In the popular imagination, scenes of Operation Frequent Wind came to symbolize the uselessness of the Vietnam War. Certainly, having left behind nearly 60,000 lives in Vietnam, the fall of Saigon signaled American defeat in Indochina.

Except, as Miguel Nunes Silva wrote at the Atlantic Sentinel last year, “it was not a military defeat by any standard.”

Every single major conventional military operation launched by the North was crushed by American and South Vietnamese forces. Vietnam was not better off economically with Hanoi’s victory — quite the opposite. The war cannot even be said to have brought stability to the region since communist Vietnam would go on to fight wars with China and Cambodia.

Although it borders on a modern Dolchstoßlegende, it can reasonably be argued that with American support, South Vietnam could have remained free.
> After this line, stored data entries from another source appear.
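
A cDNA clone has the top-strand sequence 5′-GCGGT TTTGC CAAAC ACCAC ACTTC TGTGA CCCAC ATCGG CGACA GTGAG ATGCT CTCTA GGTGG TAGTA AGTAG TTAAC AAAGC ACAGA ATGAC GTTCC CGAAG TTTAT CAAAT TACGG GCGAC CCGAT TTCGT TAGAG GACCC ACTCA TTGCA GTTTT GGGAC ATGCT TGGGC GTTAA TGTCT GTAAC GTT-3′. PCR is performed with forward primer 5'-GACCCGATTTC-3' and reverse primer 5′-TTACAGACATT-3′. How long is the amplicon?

Scanning the template, GACCCGATTTC occurs at positions 123–133; this primer anneals to the bottom strand there with its 3' end pointing downstream.
Taking the reverse complement of TTACAGACATT gives AATGTCTGTAA, found at positions 179–189 on the template; the primer anneals here to the top strand with its 3' end pointing upstream.
Product length = (reverse-primer end) − (forward-primer start) + 1 = 189 − 123 + 1 = 67 bp.

67 bp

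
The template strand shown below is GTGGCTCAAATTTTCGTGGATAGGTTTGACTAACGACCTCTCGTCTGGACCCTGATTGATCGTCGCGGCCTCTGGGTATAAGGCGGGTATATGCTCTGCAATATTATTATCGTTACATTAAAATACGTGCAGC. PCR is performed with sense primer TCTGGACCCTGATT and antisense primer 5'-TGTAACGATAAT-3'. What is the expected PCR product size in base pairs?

Forward primer TCTGGACCCTGATT is found on the top strand at positions 44–57.
Taking the reverse complement of TGTAACGATAAT gives ATTATCGTTACA, found at positions 106–117 on the template; the primer anneals here to the top strand with its 3' end pointing upstream.
The product runs from position 44 to position 117, so its length is 117 − 44 + 1 = 74 bp.

74 bp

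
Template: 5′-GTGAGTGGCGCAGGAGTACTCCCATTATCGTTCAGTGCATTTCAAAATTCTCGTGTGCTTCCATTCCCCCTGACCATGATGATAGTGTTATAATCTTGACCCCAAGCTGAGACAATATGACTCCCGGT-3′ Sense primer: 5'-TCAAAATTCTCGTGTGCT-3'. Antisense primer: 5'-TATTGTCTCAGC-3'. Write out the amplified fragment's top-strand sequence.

5'-TCAAAATTCTCGTGTGCTTCCATTCCCCCTGACCATGATGATAGTGTTATAATCTTGACCCCAAGCTGAGACAATA-3'

The forward primer matches the template at positions 42–59.
The reverse primer's reverse complement is GCTGAGACAATA, which matches the template at positions 106–117.
The product is the template from position 42 through 117 (76 bp).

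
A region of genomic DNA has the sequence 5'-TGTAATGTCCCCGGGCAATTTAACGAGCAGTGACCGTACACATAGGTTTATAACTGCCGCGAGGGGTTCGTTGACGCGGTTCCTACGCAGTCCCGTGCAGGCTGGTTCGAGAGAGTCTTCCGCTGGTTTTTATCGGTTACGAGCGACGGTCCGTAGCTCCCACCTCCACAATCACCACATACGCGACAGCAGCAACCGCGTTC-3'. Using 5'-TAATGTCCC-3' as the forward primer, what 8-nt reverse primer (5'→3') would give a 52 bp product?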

The pullout of American forces and financial support plunged the South Vietnamese economy and leadership in turmoil. If the North assumed that the United States would have returned to Vietnam in the event of renewed aggression, it may not have launched the Spring Offensive which culminated in its 1975 victory.

Instead, the Congress in Washington explicitly ruled out further military action in June 1973, paving the way for the communists to crush a demoralized South.

Fast forward 37 years and a senior State Department official tells the National Journal, “The war on terror is over.” Obama bin Laden is dead, “people who once might have gone into Al Qaeda see an opportunity for a legitimate Islamism” in the sort of popular uprisings that swept the Muslim Brotherhood to power in Egypt. Yet nearly every day, Americans die in Afghanistan.

As in 1973, a majority of Americans is tired of the war. There is an attempt at “Afghanization” in the training of local security forces and negotiations with the enemy which could very well result in the emergence of an autonomous, Pashtun majority province in the south and eastern border region — only to have the Taliban storming the gates of Kabul as soon as Western military forces have left.

As was the case in South Vietnam, the Afghanistan that was liberated will again succumb to the barbarism of an ideology that is antithetical to individual liberty. The Taliban will resurge, emboldened by their victory over the decadent and “infidel” West. The region will be further destabilized.

India and Pakistan are already picking sides. New Delhi will cling to its alliance with the civilian government in Kabul as long as is possible, if only to keep the Pakistanis preoccupied. The military and intelligence services in Islamabad, by contrast, are revisiting their friendship with the Islamist insurgents. Iran’s sense of insecurity will increase if Sunni extremists return to power next door. Central Asian republics could be further weakened.

It is quite appropriate to ask why American troops are still operating in Afghanistan. But the argument that is made to justify a full military retreat in 2014 notwithstanding, the “war on terror” in Afghanistan ended years ago. The vast majority of suspected Al Qaeda members was eliminated in the months after the October invasion. Americans have since been nation building, that is, fighting a native insurgency while erecting institutions to foster stability in the country and a sense of nationhood among the Afghan people.

That may not be in America’s interests; it may not even be possible but suspending the effort after ten years begs the question — why did nearly 3,000 coalition forces have to die?

A full withdrawal in 2014, leaving behind no American or international army presence and signaling an unwillingness on the part of the United States to reengage militarily if the Taliban threaten to return to power, would repeat the mistake of 1973 and foreshadow an inevitable fall of Kabul which we will one day remember just as sadly as we remember the fall of Saigon today.